How do I add new functionality if I can not modify the class
Create a new class by extending (inheriting) the existing class and introduce the new functionality there. Although it can be achieved with composition and delegation.
Other SOLID principles
- Single Responsibility principle
- Liskov Substitution Problem
- Interface Segregation Principle
- Dependency Inversion Principle
Example that violates OCP
Let’s consider an application that draws shapes (e.g. circles, rectangles). Our goal is to design this application.
Write the Circle and Rectangle classes to draw their respective shapes.
public class Circle
{
public void Draw()
{
Console.WriteLine("Drawing a circle");
}
}
public class Rectangle
{
public void Draw()
{
Console.WriteLine("Drawing a rectangle");
}
}We need some constants for various shape type. Enum can solve the problem.
public enum ShapeType
{
Circle,
Rectangle,
Square
}Create a class where we can draw a shape.
public class Shape
{
public void Draw(ShapeType shapeType)
{
switch (shapeType)
{
case ShapeType.Circle:
DrawCircle();
break;
case ShapeType.Square:
DrawSquare();
break;
case ShapeType.Rectangle:
DrawRectangle();
break;
default:
Console.WriteLine("Invalid shape type");
break;
}
}
private void DrawCircle()
{
Console.WriteLine("Drawing Circle");
}
private void DrawSquare()
{
Console.WriteLine("Drawing Square");
}
private void DrawRectangle()
{
Console.WriteLine("Drawing Rectangle");
}
}Let’s create an actual interface, where we can test this application.
public class ShapeTest
{
public static void Main()
{
Shape shape = new Shape();
// Draw a circle
shape.Draw(ShapeType.Circle);
}
}This application seems okay. To draw a shape, we just need a Shape object. We call the Draw() method of the shape object, pass the shape type, and it will do the job. The Shape object seems pretty straightforward.
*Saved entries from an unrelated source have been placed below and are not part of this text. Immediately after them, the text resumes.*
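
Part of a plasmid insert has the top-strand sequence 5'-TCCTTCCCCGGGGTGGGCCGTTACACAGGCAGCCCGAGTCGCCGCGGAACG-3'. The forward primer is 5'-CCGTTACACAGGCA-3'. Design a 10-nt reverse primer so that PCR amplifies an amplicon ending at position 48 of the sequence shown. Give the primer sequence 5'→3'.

The forward primer binds at positions 18–31; the product's 3' end on the top strand is position 48.
The reverse primer anneals to the top strand over positions 39–48, i.e. to TCGCCGCGGA.
Its sequence written 5'→3' is the reverse complement: TCCGCGGCGA.

5'-TCCGCGGCGA-3'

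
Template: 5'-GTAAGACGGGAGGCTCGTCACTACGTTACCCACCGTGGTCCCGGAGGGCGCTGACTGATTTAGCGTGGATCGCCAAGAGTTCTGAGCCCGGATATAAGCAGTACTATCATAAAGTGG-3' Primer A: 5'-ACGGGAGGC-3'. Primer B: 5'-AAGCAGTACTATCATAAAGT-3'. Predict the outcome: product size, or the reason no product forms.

Primer A (ACGGGAGGC) matches the top strand at positions 6–14 (3' end points downstream).
Primer B (AAGCAGTACTATCATAAAGT) also matches the top strand directly, at positions 96–115 — its reverse complement ACTTTATGATAGTACTGCTT is not present.
Both primers anneal to the bottom strand with 3' ends pointing the same way, so neither can prime synthesis back toward the other.

No product — both primers anneal to the same strand and extend in the same direction.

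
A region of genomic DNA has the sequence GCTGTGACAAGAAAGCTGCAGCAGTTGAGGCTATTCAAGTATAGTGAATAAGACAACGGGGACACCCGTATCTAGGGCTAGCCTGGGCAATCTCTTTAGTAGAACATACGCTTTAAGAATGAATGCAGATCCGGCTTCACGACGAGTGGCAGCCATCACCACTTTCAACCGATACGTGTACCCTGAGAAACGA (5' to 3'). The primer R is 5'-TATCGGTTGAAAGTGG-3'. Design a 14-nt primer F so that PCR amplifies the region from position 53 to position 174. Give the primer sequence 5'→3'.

5'-ACAACGGGGACACC-3'

The reverse primer's reverse complement CCACTTTCAACCGATA matches the template at positions 159–174; the product starts at position 53.
The forward primer is identical to the top strand over positions 53–66: ACAACGGGGACACC.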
It has a draw method that takes the shape type and prints that shape.
If it is doing it’s job perfectly, what is the problem then?
Let’s say we want to draw a new shape called Triangle. Ok, that is pretty straightforward.
- Introduce the new shape type in the
ShapeTypeenum.
public enum ShapeType
{
Circle,
Rectangle,
Square,
Triangle
}- Modify the
Draw()method in theShapeclass. Introduce a new case in theDraw()method.
public class Shape
{
public void Draw(ShapeType shapeType)
{
switch (shapeType)
{
// other cases
// introducing new case for triangle
case ShapeType.Triangle:
DrawTriangle();
break;
// default case
}
}
// other Draw methods
private void DrawTriangle()
{
Console.WriteLine("Drawing Triangle");
}
}Wow, you see, we have added new functionality without encountering too many problems.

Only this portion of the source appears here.